I thought that I would share with you some of my little tricks of the business. All you need is a graph paper notebook, graph paper background, graph paper journal, or whatever they call it. I just call it “Graph Paper“.
I love being analytical in so many ways. I recently started focusing on my goals a lot more than than usual I suppose and well, I have come to the conclusion that to see results, one must be analytical about the situation. I guess I can blame my college education for getting me thinking in an analytical way, but I took it upon myself to apply it to my own life.
In order to see results, like I mentioned earlier, one must literally draw a graph from point A to point B. I think we all know how to draw a simple graph. Think of a time when you drove “x” amount of miles in your car…okay? Now, think about the amount of days in a month. Usually, most months are between 29 and 31 days. Hence, if you called the x-axis days and the y axis your odemeter reading from your car, then you would be able to plot a series of points throughout the month to reach what would appear to look like a line graph.
This rollercoaster of a line graph, essentially, shows you where or what days you are driving the most; because the increase -in odometer-can either be dramatic or mellow…right? The nice thing about a line graph is you can see where the line jumps-so-to-speak spuradically. The spuradic points tell you kind-of-sort-of what days you were doing something to cause that spuradic change.

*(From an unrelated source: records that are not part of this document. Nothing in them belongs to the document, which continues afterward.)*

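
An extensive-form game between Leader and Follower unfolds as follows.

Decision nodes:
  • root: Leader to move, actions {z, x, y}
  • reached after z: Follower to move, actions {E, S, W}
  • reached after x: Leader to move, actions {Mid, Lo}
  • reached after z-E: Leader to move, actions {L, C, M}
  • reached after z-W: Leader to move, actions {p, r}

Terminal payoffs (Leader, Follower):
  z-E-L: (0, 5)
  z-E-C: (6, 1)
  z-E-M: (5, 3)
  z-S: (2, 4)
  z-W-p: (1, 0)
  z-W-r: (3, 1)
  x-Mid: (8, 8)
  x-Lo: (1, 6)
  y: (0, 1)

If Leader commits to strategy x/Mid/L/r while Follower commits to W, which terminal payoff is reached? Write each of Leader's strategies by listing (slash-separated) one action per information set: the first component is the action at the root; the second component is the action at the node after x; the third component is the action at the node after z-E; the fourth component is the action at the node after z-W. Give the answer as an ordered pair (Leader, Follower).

(8, 8)

Trace the play path from the root:
  Leader plays x
  Leader plays Mid at [x]
→ terminal payoff (8, 8).
(Leader's choice at the node after z-E is never reached on this path, so it doesn't affect the outcome.)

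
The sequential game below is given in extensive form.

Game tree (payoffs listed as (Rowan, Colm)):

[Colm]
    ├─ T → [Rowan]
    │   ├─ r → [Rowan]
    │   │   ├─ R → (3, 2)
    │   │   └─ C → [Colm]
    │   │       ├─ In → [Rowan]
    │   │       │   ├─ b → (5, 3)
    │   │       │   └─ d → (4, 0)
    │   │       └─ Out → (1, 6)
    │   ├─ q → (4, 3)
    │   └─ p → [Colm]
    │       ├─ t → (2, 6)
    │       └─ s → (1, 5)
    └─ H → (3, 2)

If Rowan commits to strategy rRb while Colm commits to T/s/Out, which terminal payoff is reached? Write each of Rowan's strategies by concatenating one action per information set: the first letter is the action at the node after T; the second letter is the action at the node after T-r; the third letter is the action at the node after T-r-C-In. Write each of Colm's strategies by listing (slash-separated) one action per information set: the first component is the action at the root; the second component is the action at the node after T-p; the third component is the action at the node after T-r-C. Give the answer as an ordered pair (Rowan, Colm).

(3, 2)

Trace the play path from the root:
  Colm plays T
  Rowan plays r at [T]
  Rowan plays R at [T-r]
→ terminal payoff (3, 2).
(Rowan's choice at the node after T-r-C-In is never reached on this path, so it doesn't affect the outcome.)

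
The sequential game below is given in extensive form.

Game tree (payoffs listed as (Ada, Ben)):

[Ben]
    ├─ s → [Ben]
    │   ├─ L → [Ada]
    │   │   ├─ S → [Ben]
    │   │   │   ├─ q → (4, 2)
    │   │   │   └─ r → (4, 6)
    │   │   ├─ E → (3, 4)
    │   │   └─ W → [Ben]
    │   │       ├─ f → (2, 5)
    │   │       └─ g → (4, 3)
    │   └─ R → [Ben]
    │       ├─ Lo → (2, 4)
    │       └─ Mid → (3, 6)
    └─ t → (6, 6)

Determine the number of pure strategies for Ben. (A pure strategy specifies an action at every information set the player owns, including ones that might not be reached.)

32

Ben owns the root with actions {s, t} — two choices.
Ben owns the node after s with actions {L, R} — two choices.
Ben owns the node after s-R with actions {Lo, Mid} — two choices.
Ben owns the node after s-L-S with actions {q, r} — two choices.
Ben owns the node after s-L-W with actions {f, g} — two choices.
A pure strategy fixes one action at each information set independently, so the count is the product 2 × 2 × 2 × 2 × 2 = 32.
(For reference, Ada has 3 pure strategies, giving a 32×3 normal-form matrix.)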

These line graphs are very useful in my professional life as well as my personal life. I use these analytical graphs for the following reasons:
Pushup Counts per day
Sleep I get each day (so I don’t go over 9 hours)
Steps I take each day (too be greater than 10,000 steps)
Data usuage that I use on my phone
Amount of studying I do per day
etc. etc. etc.
You can probably guess that there is something in common with all of these graphs. Yes! They ALL HAVE NUMBERS associated with the goal. Now you are getting it. That right there is the secret to my success at such an early age. I measure just about everything from the amount of time it takes me to finish a meal, to the distance I travel in my car. I track the amount of time for virutally everything you can think of. Why though? Well, because I understand the importance of goals and accountability. Also, I understand that one simple claim…”What gets measured, gets managed” or “What gets measured, gets done”. How ever you want to look at it the point is clear: Measuring goals improves performance.
You too can begin to start analyizing your day to day goals!